Workgroup Members: Prof Chia Boon Lock, Senior Consultant, Cardiac Department, National University Hospital (Chairman); Dr Terrance Chua, Head and Senior Consultant, Department of Cardiology, National Heart Centre; Dr Low Lip Ping, Consultant Cardiologist, Low Cardiology Clinic, Mount Elizabeth Medical Centre; Dr Gary Ong Pang Yeow, Associate Consultant, Communicable Diseases Division, Ministry of Health; Dr N V Ramani, Senior Consultant, Department of Neurology, National Neuroscience Institute; Dr Tai E Shyong, Consultant, Department of Endocrinology, Singapore General Hospital; Dr Tan Chee Eng, Tan Chee Eng Diabetes, Lipid & Endocrine Practice, Gleneagles Medical Centre; Dr Tan Huay Cheem, Chief and Senior Consultant, Cardiac Department, National University Hospital; Dr Jason Yap Soo Kor, Family Physician, Shenton Medical Group/Parkway, Shenton; Dr Mabel Yap, Director, Research & Information, Management Division, Health Promotion Board

Subsidiary Editors: Dr Pwee Keng Ho, Assistant Director (Clinical Guidelines & Technology Assessment) Clinical Quality Division, Ministry of Health; Ms Rajni Gupta, Clinical Guidelines & Technology Assessment Executive, Clinical Quality Division, Ministry of Health

FINANCIAL DISCLOSURES/CONFLICTS OF INTEREST

Not stated

GUIDELINE STATUS

This is the current release of the guideline.

This guideline updates a previous version: Singapore Ministry of Health.
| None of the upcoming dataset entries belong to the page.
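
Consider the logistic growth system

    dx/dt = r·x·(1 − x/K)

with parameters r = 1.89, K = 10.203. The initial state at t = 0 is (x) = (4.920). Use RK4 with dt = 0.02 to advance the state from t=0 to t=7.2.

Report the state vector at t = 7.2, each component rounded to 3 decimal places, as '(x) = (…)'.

t=0.000: state=(4.920)
step 1 (dt=0.02): k1=(4.815), k2=(4.818), k3=(4.818), k4=(4.820); state += dt/6·(k1+2k2+2k3+k4)
t=0.020: state=(5.016)
t=0.040: state=(5.113)
t=0.060: state=(5.209)
continuing one RK4 step at a time; state shown every 25 steps (Δt=0.5):
t=0.500: state=(7.199)
t=1.000: state=(8.779)
t=1.500: state=(9.598)
t=2.000: state=(9.959)
t=2.500: state=(10.107)
t=3.000: state=(10.165)
t=3.500: state=(10.188)
t=4.000: state=(10.197)
t=4.500: state=(10.201)
t=5.000: state=(10.202)
t=5.500: state=(10.203)
t=6.000: state=(10.203)
t=6.500: state=(10.203)
t=7.000: state=(10.203)
t=7.200: state=(10.203)

(x) = (10.203)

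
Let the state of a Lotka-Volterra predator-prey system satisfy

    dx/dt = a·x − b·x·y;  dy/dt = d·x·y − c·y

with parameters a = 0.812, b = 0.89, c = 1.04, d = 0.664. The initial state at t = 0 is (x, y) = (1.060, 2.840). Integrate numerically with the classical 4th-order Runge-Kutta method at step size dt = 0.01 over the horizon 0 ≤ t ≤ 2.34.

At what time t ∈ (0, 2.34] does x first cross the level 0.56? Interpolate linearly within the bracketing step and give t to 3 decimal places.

t=0.000: state=(1.060, 2.840)
step 1 (dt=0.01): k1=(-1.819, -0.955), k2=(-1.798, -0.970), k3=(-1.799, -0.970), k4=(-1.779, -0.985); state += dt/6·(k1+2k2+2k3+k4)
t=0.010: state=(1.042, 2.830)
t=0.020: state=(1.024, 2.820)
t=0.030: state=(1.007, 2.810)
continuing one RK4 step at a time; state shown every 10 steps (Δt=0.1):
t=0.100: state=(0.897, 2.731)
t=0.200: state=(0.767, 2.600)
t=0.300: state=(0.665, 2.457)
t=0.400: state=(0.583, 2.308)
t=0.430: state=(0.562, 2.263)
next step: t=0.440: state=(0.555, 2.248) — x has crossed 0.56
linear interpolation between t=0.430 (0.56199) and t=0.440 (0.55532) → t≈0.433

t = 0.433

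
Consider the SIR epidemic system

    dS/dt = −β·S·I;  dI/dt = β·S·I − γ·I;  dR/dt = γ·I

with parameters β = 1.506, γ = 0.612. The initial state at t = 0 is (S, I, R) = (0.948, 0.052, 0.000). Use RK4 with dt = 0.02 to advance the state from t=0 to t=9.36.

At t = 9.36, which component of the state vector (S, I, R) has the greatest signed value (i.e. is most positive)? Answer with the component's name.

t=0.000: state=(0.948, 0.052, 0.000)
step 1 (dt=0.02): k1=(-0.074, 0.042, 0.032), k2=(-0.075, 0.043, 0.032), k3=(-0.075, 0.043, 0.032), k4=(-0.075, 0.043, 0.032); state += dt/6·(k1+2k2+2k3+k4)
t=0.020: state=(0.947, 0.053, 0.001)
t=0.040: state=(0.945, 0.054, 0.001)
t=0.060: state=(0.943, 0.055, 0.002)
continuing one RK4 step at a time; state shown every 25 steps (Δt=0.5):
t=0.500: state=(0.904, 0.077, 0.020)
t=1.000: state=(0.843, 0.109, 0.048)
t=1.500: state=(0.765, 0.148, 0.087)
t=2.000: state=(0.674, 0.187, 0.138)
t=2.500: state=(0.578, 0.221, 0.201)
t=3.000: state=(0.485, 0.243, 0.272)
t=3.500: state=(0.402, 0.249, 0.348)
t=4.000: state=(0.334, 0.242, 0.424)
t=4.500: state=(0.280, 0.225, 0.495)
t=5.000: state=(0.239, 0.201, 0.560)
t=5.500: state=(0.207, 0.175, 0.618)
t=6.000: state=(0.183, 0.149, 0.667)
t=6.500: state=(0.165, 0.125, 0.709)
t=7.000: state=(0.152, 0.104, 0.744)
t=7.500: state=(0.141, 0.085, 0.773)
t=8.000: state=(0.133, 0.070, 0.797)
t=8.500: state=(0.127, 0.057, 0.816)
t=9.000: state=(0.122, 0.046, 0.832)
t=9.360: state=(0.120, 0.039, 0.841)
compare at T: S=0.120, I=0.039, R=0.841

largest component: R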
Lipids. Singapore: Singapore Ministry of Health; 2001 Jul. 52 p.

GUIDELINE AVAILABILITY

Electronic copies: Available in Portable Document Format (PDF) from the Singapore Ministry of Health Web site.

Print copies: Available from the Singapore Ministry of Health, College of Medicine Building, Mezzanine Floor 16 College Rd, Singapore 169854.

AVAILABILITY OF COMPANION DOCUMENTS

PATIENT RESOURCES

None available

NGC STATUS

This summary was completed by ECRI on April 16, 2002. The information was verified by the guideline developer as of April 19, 2002. This NGC summary was updated on August 14, 2006.